Siempre he tenido duda respecto a la veracidad de la frase que cita “Cada quién vive como quiere”, mi padre decía en vida que él estaba viviendo a su manera, o sea, como él quería vivir, y a los ojos de la familia, el vivir a su manera no era aprobado del todo por la familia y por su descendencia, y no porque queríamos adjudicarnos el derecho de opinar al respecto, porque nos quedaba muy claro que mi padre, en ese sentido, no aceptaba opiniones; no sé si sus amigos, que los tuvo por montones, alguna vez lo invitaron a bajarle al ritmo de vida tan acelerado que lo caracterizaba, a mí me daba la impresión, que vivía una fiesta interminable y que así como él lo concebía, los que solían acompañarlo, tenían el mismo concepto.

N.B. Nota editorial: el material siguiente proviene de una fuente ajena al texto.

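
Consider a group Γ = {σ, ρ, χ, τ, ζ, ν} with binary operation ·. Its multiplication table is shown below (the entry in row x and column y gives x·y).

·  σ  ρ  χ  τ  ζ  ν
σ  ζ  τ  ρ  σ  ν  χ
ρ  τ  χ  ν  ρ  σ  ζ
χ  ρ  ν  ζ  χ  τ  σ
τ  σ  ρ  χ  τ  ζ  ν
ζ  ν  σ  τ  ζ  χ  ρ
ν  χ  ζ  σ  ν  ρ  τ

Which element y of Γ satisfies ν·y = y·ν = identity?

First locate the identity: row τ matches the header, so τ is the identity.
Scan row ν for τ: ν·ν = τ. Hence ν^(-1) = ν.

ν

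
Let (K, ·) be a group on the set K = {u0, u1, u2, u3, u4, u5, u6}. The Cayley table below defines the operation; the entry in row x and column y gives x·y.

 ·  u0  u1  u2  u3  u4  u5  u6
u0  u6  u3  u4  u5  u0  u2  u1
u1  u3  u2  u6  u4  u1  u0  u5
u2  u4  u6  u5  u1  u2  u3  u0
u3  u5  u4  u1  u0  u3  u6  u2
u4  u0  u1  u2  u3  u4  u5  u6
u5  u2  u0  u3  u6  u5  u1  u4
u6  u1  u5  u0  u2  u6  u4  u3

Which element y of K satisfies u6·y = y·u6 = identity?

First locate the identity: row u4 matches the header, so u4 is the identity.
Scan row u6 for u4: u6·u5 = u4. Hence u6^(-1) = u5.

u5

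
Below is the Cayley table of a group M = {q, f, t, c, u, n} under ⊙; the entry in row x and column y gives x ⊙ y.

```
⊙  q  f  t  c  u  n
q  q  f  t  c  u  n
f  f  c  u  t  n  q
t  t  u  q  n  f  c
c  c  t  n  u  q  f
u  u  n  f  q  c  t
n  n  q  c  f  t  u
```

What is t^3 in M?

t^1 = t
t^2 = t ⊙ t = q
t^3 = q ⊙ t = t

t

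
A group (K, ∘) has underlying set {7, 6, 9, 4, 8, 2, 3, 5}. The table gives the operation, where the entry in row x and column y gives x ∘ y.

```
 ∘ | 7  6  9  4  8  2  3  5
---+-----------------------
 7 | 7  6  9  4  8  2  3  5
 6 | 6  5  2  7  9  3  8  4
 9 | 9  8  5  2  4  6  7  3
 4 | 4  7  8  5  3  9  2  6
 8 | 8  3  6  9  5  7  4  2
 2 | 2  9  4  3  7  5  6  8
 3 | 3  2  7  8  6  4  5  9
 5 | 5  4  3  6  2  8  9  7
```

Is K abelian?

No

9 ∘ 8 = 4 but 8 ∘ 9 = 6.
Since 9 and 8 do not commute, K is not abelian.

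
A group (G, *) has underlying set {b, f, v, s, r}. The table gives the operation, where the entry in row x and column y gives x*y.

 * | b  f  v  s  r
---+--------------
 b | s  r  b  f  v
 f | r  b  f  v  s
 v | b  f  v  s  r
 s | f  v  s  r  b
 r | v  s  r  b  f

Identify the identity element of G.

The identity e satisfies e*x = x for all x, so its row in the table reproduces the column headers.
Row v reads: b, f, v, s, r — exactly the header order. So v is the identity.
(Structurally, G here is isomorphic to the cyclic group Z_5.)

v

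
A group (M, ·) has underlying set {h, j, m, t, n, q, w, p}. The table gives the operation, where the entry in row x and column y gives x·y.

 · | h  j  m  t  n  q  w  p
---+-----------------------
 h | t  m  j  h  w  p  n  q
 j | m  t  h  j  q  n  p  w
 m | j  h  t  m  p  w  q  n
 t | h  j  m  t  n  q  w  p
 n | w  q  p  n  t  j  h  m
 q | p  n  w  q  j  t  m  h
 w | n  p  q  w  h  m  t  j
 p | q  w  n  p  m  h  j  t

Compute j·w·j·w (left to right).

j·w = p
p·j = w
w·w = t
(Structurally, M here is isomorphic to the elementary abelian group (Z_2)^3.)

t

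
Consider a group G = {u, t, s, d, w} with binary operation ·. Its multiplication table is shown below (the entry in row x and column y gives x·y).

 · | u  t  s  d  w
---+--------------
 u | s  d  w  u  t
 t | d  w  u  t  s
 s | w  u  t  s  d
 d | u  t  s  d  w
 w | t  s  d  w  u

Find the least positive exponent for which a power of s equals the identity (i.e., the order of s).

5

The identity element is d (its row matches the header).
s^1 = s
s^2 = s·s = t
s^3 = t·s = u
s^4 = u·s = w
s^5 = w·s = d
The first power of s equal to the identity is s^5, so ord(s) = 5.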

Él llevaba por dentro algo que lo impulsaba a ser así, tenía prisa por vivir, por liberarse de algo que lo ataba, pero no era en sí la familia procreada, mucho menos la hermosa mujer con la que había decidido intentar encontrar el camino que buscaba; por mucho tiempo tratamos de entender su filosofía, luchamos por mantenerlo dentro de una línea de congruencia afectiva, exhibiendo nuestras necesidades emocionales, pero él no estaba dispuesto a renunciar a las suyas, al menos, no totalmente; pues sentía que la vida le estaba debiendo algo que le arrebató, en los momentos que más lo necesitaba. Ni mi madre, ni mis hermanos nos dimos por vencidos, porque cuando se ama intensamente a una persona se quiere lo mejor para ella, pero llegamos a la conclusión que él tenía muy claro, que su vida le pertenecía solamente a él y haría con ella lo que quisiera. Nunca nuestra crítica fue destructiva, buscamos afanosamente reconstruir el tejido familiar y poner a sus pies la fórmula que más le agradara, pero su ruta ya estaba trazada, así es que nos dedicamos a una sola cosa, a amarlo como él quería, sin ataduras de ninguna especie.

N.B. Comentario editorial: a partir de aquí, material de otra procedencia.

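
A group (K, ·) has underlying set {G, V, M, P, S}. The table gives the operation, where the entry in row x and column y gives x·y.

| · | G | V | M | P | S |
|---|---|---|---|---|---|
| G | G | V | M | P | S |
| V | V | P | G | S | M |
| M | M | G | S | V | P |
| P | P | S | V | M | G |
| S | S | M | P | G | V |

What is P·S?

Read row P, column S: P·S = G.

G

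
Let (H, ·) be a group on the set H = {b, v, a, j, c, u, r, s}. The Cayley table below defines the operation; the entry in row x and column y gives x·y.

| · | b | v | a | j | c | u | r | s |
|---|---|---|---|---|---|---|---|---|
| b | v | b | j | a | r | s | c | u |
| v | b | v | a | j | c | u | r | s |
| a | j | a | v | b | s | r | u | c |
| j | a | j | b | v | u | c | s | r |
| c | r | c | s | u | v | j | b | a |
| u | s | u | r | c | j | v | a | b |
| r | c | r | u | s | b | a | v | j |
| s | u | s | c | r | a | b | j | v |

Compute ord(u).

The identity element is v (its row matches the header).
u^1 = u
u^2 = u·u = v
The first power of u equal to the identity is u^2, so ord(u) = 2.

2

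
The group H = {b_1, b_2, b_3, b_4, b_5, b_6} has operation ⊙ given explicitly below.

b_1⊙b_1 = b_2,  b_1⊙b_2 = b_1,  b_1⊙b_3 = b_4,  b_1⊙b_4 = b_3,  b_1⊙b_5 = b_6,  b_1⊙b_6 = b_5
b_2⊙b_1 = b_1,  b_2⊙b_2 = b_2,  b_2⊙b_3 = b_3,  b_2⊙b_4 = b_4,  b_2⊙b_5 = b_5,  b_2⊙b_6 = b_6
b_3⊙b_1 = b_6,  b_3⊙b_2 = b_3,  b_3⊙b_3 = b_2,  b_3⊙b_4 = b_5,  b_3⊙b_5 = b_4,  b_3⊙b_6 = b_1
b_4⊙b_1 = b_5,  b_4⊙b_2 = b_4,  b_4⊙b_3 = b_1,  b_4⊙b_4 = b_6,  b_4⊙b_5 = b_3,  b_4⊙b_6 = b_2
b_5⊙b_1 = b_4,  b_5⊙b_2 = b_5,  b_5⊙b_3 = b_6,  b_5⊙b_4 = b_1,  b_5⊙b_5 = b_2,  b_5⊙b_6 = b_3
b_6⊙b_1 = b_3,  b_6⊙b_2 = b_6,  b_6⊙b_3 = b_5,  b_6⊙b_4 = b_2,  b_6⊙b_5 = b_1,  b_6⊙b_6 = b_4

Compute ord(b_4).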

A mí me hubiera gustado llegar a conocer más su alma, misma que en ocasiones, se asomó cuando podía liberarse del pesado yugo que cargaba en su mente; era un alma hermosa, llena de alegría, con un gran potencial para amar y ser amada.

A mí me hubiera gustado, estar tan cerca de él en un momento de su soledad, observarlo, sentirlo, tocarlo y decirle cuánto lo amaba, decirle que siempre podía contar conmigo, y Dios me concedió esa oportunidad, porque en aquel momento decisivo en el que su alma salía de cuerpo, la pude contemplar hermosa como era, sonriente, acudiendo al llamado del Señor. Él y yo en aquella soledad, en una emotiva despedida silenciosa pero muy sincera, y pude decirle lo que yo tanto quería hacerle saber: Nunca te abandonaré Padre.